It's no easy feat maintaining hundreds of acres and dozens of buildings at the three outdoor education sites operated by the San Diego County Office of Education (SDCOE).
But the Outdoor Education maintenance team of Dino Stavros, James Hawkins, and Maurice Nimmons has been doing it for years. Together, they have nearly six decades of experience taking care of Cuyamaca Outdoor School, Camp Palomar, and Camp Fox.
Stavros, Hawkins, and Nimmons repair, maintain, and manage projects at all three sites. Their work entails everything from keeping bats and other critters out of the buildings, building projects such as greenhouses, cleaning up erosion damage after rains, and preventing squirrels and woodpeckers from filling ducts with acorns.
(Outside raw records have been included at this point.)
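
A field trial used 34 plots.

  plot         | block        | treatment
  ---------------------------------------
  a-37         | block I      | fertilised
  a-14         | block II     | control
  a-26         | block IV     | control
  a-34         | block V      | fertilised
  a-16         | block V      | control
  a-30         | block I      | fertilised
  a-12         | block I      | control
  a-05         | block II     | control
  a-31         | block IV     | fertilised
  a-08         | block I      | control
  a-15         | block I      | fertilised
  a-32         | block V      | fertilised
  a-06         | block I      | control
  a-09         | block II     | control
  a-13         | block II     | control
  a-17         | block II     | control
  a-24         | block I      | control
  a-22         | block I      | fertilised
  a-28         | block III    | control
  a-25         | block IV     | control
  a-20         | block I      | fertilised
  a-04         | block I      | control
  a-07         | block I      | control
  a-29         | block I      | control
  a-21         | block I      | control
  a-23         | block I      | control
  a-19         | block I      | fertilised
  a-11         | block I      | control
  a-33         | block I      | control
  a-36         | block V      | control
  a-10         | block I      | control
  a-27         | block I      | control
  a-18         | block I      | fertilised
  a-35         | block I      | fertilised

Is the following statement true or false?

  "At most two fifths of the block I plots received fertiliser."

'At most two fifths of the block I plots received fertiliser' holds iff |A ∩ B| / |A| ≤ 2/5.
|A| = 21, |A ∩ B| = 8, |A ∖ B| = 13.
|A ∩ B|/|A| = 8/21, so the statement is true.

True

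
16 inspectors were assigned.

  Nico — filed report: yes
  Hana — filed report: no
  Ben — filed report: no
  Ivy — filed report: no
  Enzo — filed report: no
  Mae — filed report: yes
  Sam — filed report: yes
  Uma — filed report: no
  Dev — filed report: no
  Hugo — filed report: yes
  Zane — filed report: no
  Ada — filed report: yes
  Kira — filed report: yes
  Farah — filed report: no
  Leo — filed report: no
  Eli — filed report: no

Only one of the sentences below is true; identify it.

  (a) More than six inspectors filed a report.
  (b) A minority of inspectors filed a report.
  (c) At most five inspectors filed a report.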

And that's just a sampling.
There's never a dull moment. They maintain busy, non-traditional work schedules that include nights and weekends, but that's what it takes to keep the camps well-oiled machines.
"When you run 450 kids through Cuyamaca, things break constantly," said Stavros, a Maintenance and Operations supervisor who's been with SDCOE for 30 years.
The maintenance trio enjoys the hands-on work, whether it's building new cabinets for a dining hall or interacting with site rental guests.
Camp Fox and Camp Palomar are sites SDCOE maintains in North County that were once used for 6th Grade Camp and are now used for event rentals. Cuyamaca Outdoor School is the current site of 6th Grade Camp. It's located in Cuyamaca Rancho State Park in the mountains east of San Diego.
The maintenance team works daily to ensure that all three sites are maintained to the highest standards so that they are ready to be shown to potential clients at any time.
The everyday tasks are routine but extensive: cleaning the swimming pools, running the water and heating systems, gardening and landscaping. Then, there are bigger projects like renovating the Cuyamaca greenhouse.
"They did an amazing job rehabilitating the camp greenhouse," said Bob Mueller, Outdoor Education executive director. "It was not being used and had fallen into disrepair. Now that it's been rebuilt, it's being used to grow native species as a part of our collaboration with California State Parks. It's now a beautiful, functional instructional space and a wonderful example of how our maintenance team supports learning."
The maintenance team members said they appreciate making such a difference, as well as the opportunity to work in the great outdoors and all the wildlife and scenery it offers.
"It's beautiful, peaceful," Hawkins said.